Hybrid-engine vehicles that run on both electric power and fossil fuel are in high demand for passenger cars these days. But don't expect to see heavy-duty trucks using Toyota Prius-style technology anytime soon, says a leading expert in the field.
"The concept of scaling up a Prius technology for a Class 8 truck is a non-starter," said David Alexander, an analyst at ABA research in Oyster Bay, New York, USA, who authored a report last year on the topic. "It's impractical and it won't happen."
The Prius, developed by Toyota Motor Corp., uses so-called parallel electric technology that depends on regenerative braking. A Prius captures energy when the vehicle slows, and it stores that energy in a battery for reuse when the car restarts and for low-speed operation.
"It's difficult for hybrids to work on Class 8 trucks because most of their operation involves cruising at 60 miles an hour or better," said Alexander in an interview.

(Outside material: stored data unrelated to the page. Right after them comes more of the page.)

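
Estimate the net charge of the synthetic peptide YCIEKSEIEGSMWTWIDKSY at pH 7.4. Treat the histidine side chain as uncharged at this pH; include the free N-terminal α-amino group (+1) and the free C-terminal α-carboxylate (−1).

Near pH 7.4, K and R contribute +1 each, D and E contribute −1 each, and every other side chain (His included, as stated) is uncharged.
Positive (K, R): K5, K18 → +2.
Negative (D, E): E4, E7, E9, D17 → −4.
The N-terminus (+1) and C-terminus (−1) cancel.
Net charge = (+2) + (−4) = −2.

-2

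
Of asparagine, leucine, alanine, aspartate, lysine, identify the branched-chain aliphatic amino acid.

leucine

The BCAAs are Val, Leu, and Ile — aliphatic side chains with a branch point.
Of the listed options, only leucine belongs to this group.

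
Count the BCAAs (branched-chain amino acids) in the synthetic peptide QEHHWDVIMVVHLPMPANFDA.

The BCAAs are Val, Leu, and Ile — aliphatic side chains with a branch point.
Matching residues: V7, I8, V10, V11, L13.

5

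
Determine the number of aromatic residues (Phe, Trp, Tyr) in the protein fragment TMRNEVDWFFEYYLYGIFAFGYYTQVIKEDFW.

Matching residues: W8, F9, F10, Y12, Y13, Y15, F18, F20, Y22, Y23, F31, W32.

12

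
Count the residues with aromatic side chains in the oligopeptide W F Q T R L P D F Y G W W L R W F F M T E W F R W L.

12

Phenylalanine (F), tryptophan (W), and tyrosine (Y) have aromatic ring side chains.
Matching residues: W1, F2, F9, Y10, W12, W13, W16, F17, F18, W22, F23, W25.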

Mid-sized trucks that handle local deliveries are more likely candidates for parallel electric hybrid technology, Alexander explained, because they make a number of stops and starts in the course of a day.
It's more likely that truck manufacturers will boost fuel economy by using hybrid technology to run ancillary systems like air conditioning units, cooling fans, or power steering. Alexander said trucks could use regenerative braking and battery storage to provide energy for ancillary features that now sap power from the engine. "It will not double fuel economy," he said of such design changes. "But five percent here and two percent there add up."